World markets: European Central Bank officials voted Thursday to hold interest rates steady, even as the euro-area economy slides toward recession. But ECB president Mario Draghi appeared to hint that there could be rate cuts in the future.
European stocks finished mixed following Draghi's comments. Britain's FTSE 100 ticked up 0.2%, the DAX in Germany slipped 0.2% and France's CAC 40 lost 0.1%.
Asian markets ended mixed. The Shanghai Composite edged up just less than 0.1%, while the Hang Seng in Hong Kong slid 0.3%. Tokyo was closed for a holiday.
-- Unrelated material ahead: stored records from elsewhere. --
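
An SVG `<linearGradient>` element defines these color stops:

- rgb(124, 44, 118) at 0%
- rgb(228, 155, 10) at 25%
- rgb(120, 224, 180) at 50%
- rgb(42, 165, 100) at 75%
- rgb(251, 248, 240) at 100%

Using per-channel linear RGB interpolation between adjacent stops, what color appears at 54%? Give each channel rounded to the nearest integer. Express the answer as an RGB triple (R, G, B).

54% lies between the 50% and 75% stops, so the local fraction is t = (54 − 50)/(75 − 50) = 4/25 ≈ 0.16.
R = 120 + 0.16 × (42 − 120) = 107.52 → 108
G = 224 + 0.16 × (165 − 224) = 214.56 → 215
B = 180 + 0.16 × (100 − 180) = 167.2 → 167

(108, 215, 167)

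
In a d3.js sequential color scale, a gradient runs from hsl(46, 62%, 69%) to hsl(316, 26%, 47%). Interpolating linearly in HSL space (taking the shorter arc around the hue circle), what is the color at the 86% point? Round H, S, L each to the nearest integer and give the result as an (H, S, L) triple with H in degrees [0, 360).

(329, 31, 50)

Hue: 316 − 46 = 270°, but |270| > 180 so the shorter arc goes the other way: Δh = 270 − 360 = -90°.
H = 46 + 0.86 × (-90) = -31.4 → -31 → -31 mod 360 = 329°
S = 62 + 0.86 × (26 − 62) = 31.04 → 31%
L = 69 + 0.86 × (47 − 69) = 50.08 → 50%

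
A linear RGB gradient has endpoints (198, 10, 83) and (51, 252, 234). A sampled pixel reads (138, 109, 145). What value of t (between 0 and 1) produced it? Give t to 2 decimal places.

0.41

Invert the lerp on the G channel (largest span, 242): t = (109 − 10) / (252 − 10) = 99/242 = 0.40909.
Check on R: (138 − 198)/(51 − 198) = 0.4082 ✓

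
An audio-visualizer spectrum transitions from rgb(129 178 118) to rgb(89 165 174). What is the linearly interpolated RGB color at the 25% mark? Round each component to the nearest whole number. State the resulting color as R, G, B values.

(119, 175, 132)

25% corresponds to t = 0.25.
R = 129 + 0.25 × (89 − 129) = 129 + 0.25 × -40 = 119 → 119
G = 178 + 0.25 × (165 − 178) = 178 + 0.25 × -13 = 174.75 → 175
B = 118 + 0.25 × (174 − 118) = 118 + 0.25 × 56 = 132 → 132
So the blended color is (119, 175, 132), about #77af84.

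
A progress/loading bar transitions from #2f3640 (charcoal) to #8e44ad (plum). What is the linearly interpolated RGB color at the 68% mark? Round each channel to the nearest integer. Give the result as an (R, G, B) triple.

(112, 64, 138)

#2f3640 → (47, 54, 64); #8e44ad → (142, 68, 173).
68% corresponds to t = 0.68.
R = 47 + 0.68 × (142 − 47) = 47 + 0.68 × 95 = 111.6 → 112
G = 54 + 0.68 × (68 − 54) = 54 + 0.68 × 14 = 63.52 → 64
B = 64 + 0.68 × (173 − 64) = 64 + 0.68 × 109 = 138.12 → 138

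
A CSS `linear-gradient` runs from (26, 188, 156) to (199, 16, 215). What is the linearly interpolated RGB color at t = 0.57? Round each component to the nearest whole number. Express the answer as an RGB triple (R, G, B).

R = 26 + 0.57 × (199 − 26) = 26 + 0.57 × 173 = 124.61 → 125
G = 188 + 0.57 × (16 − 188) = 188 + 0.57 × -172 = 89.96 → 90
B = 156 + 0.57 × (215 − 156) = 156 + 0.57 × 59 = 189.63 → 190
So the blended color is (125, 90, 190), about #7d5abe.

(125, 90, 190)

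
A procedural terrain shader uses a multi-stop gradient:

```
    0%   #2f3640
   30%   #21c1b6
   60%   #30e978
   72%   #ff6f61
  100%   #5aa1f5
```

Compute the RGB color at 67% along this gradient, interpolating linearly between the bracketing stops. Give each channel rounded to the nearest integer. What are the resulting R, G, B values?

67% lies between the 60% and 72% stops, so the local fraction is t = (67 − 60)/(72 − 60) = 7/12 ≈ 0.5833.
#30e978 → (48, 233, 120); #ff6f61 → (255, 111, 97).
R = 48 + 0.5833 × (255 − 48) = 168.743 → 169
G = 233 + 0.5833 × (111 − 233) = 161.837 → 162
B = 120 + 0.5833 × (97 − 120) = 106.584 → 107

(169, 162, 107)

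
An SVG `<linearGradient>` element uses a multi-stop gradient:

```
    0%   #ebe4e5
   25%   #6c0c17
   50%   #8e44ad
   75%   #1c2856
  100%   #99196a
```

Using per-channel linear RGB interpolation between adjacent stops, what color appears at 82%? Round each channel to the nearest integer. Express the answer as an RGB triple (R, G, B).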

Economy: Initial jobless claims for the week ended April 28 totaled 365,000, according to the Labor Department, which was less than expected.
Jobless claims were forecast to total 375,000, according to a survey of economists by Briefing.com -- an improvement from the revised figure of 392,000 in the week prior.
The Institute of Supply Management's Service index pulled back to 53.5 in April, from 56 in March and below analyst expectations. While a reading above 50 indicates growth, April's figure represented the slowest expansion in non-manufacturing activity since December.
Companies: Investors also continued to sort through a deluge of first-quarter corporate results.
Prudential Financial's 10% tumble made it the worst-performing stock on the S&P 500. Late Wednesday, the company posted a first-quarter loss of almost $1 billion.
Shares of General Motors fell more than 2% after the automaker reported strong first-quarter earnings on good results in its domestic market, but took a hit on its bottom line from rising losses and special charges in Europe.
Green Mountain Coffee Roasters was the biggest loser on the Nasdaq, as shares plummeted nearly 50%. The company reported quarterly revenue that missed estimates and lowered its guidance for 2012
Shares of online reviews site Yelp dropped after the company reported a net loss of $9.8 million, or 31 cents per share, for the first quarter of 2012 -- its first as a publicly traded company. Yelp is in the process of investing in international expansion.
Private equity firm The Carlyle Group priced its IPO Wednesday evening at $22 per unit, which was lower than its proposed $23 to $25 per unit range. Shares finished slightly higher on the first day of trading.
Facebook set the price range for its initial public offering between $28 to $35 a share and raised its offering size to $13.6 billion. If its IPO prices at the top of the range, the company would be valued at just shy of $75 billion. Facebook will set its actual price the night before it begins trading on the tech-heavy Nasdaq exchange under the ticker "FB."
After Thursday's closing bell, LinkedIn posted a first-quarter profit that more than doubled from a year earlier, as revenue jumped 100%. The company also announced that it is buying presentation-sharing website SlideShare for $118.8 million. Shares bounced in after-hours trading.